Building a Better Mousetrap

Little did I imagine, as a graduate student anticipating an academic career during the late 1970s, only a decade later I would be running the residential sales division of a major real estate company, or that a few years after that I would actually BUY it. Coming as I did to the business of business by the seat of my pants, it took me a while to learn the ropes and figure out my personal philosophy.  But over the years I have arrived at some conclusions about what is right for Warburg:

* If you don’t have your word, you don’t have anything. Often, my agents will come to me, lay out a situation, and ask me what I think is the right thing to do. My answer usually is “You already know the right thing to do. If you are struggling enough to want my opinion, it’s because something is getting in the way of your doing the right thing.” More often than not, that “something” is money. Don’t get me wrong, I like making money as much as (and maybe more than) the next guy. But it never takes precedence over doing what’s right. It has been my experience, over and over, that doing the right rather than the expedient thing repays you 100 fold, both in how you feel and what you earn over the long haul.  Always acting with integrity is the best possible business plan. 

* The customer must always be respected. As the President of a real estate brokerage firm, I have two layers of customers to whom I am answerable: internal customers (my agents) and external customers (our buyers and sellers.)  These constituencies have different needs, but each always deserves the fundamental respect of being listened to and taken seriously. There is no room at Warburg for denigrating attitudes or comments about either our agents or our clients. My customers may not always be right (who is?), but they are always heard and their concerns are always paramount.

* A service business requires that you perform the service. How is it that so many agents, when you e-mail them for an appointment, decline by saying, “I will be there next Tuesday at 10, can you come then?” The answer is no!

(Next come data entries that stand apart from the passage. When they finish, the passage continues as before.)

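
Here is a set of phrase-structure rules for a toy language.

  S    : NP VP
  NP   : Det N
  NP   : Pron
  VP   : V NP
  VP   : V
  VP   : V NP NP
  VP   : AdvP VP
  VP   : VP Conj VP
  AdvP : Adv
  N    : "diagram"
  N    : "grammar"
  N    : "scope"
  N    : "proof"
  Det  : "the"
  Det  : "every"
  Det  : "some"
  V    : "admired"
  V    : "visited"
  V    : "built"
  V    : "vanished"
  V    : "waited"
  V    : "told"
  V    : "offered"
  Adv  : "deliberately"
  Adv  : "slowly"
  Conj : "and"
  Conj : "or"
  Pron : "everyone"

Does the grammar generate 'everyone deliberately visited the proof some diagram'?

S
  NP
    Pron: everyone
  VP
    AdvP
      Adv: deliberately
    VP
      V: visited
      NP
        Det: the
        N: proof
      NP
        Det: some
        N: diagram
Each bracket corresponds to one application of a listed rule, so the string is derivable from S.

Grammatical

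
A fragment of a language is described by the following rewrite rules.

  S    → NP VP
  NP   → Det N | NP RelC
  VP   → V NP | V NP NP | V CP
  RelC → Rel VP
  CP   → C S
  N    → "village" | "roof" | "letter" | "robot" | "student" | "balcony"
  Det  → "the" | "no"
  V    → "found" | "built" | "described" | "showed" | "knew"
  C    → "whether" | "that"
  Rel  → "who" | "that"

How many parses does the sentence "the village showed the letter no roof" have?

[S [NP [Det the] [N village]] [VP [V showed] [NP [Det the] [N letter]] [NP [Det no] [N roof]]]]
No rule offers an alternative attachment or grouping for any span, so this is the only derivation.

1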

Similarly, how is it that the exclusive agent unlocks the door for you, takes a cell phone call, then chatters away for the next ten minutes while you are left to show the customer around the apartment, which neither of you has ever seen before? The owner hires an agent to perform a service, and two big pieces of that service are availability and courtesy. Accommodation, of buyers, of other agents, of appraisers, of managing agents, is (along with providing expert analysis and advice) what we do. An agent who thinks accommodation and/or politeness are an inconvenience is an agent who should find a different career.

* In business, you change or you die. I am not by nature an agent of transformative change, but I have had to learn! The pace of change in our business (and in every business) has accelerated since technology first swept through our sedate lives in the mid-80s. Computers, the fax machine, the Internet, handheld devices, cloud computing, social media – one after another they have resculpted our landscape such that many aspects of it are unrecognizable today. Failing to embrace the opportunities of the digital age in their ever-evolving glory leaves established companies prey to younger, hipper models as we all compete for the next generation of agents. I am proud of Warburg’s cutting edge digital and Web 2.0 focus, in which I feel we have been leaders. But this race is never over.

* In the end, it’s all about relationships. The service Warburg provides to its agents, and they provide to our clients and customers, revolves around one of the most personal, financially significant, and life-defining choices in people’s lives: the creation or change of a home. Most people need to feel a relationship with the person who will assist them in this process. Everything I have described in the four points above comes together here: great agents are trustworthy, they are attentive, they are responsive, and they are fast on their feet – all in the service of creating a genuine agent/client bond.  It is my aim to create that same bond between the company and the agents who carry our card. No matter how much the world changes, a sense of personal connection remains the key to successful relationships: between me and my agents, between them and their clients, and between our brand and the world.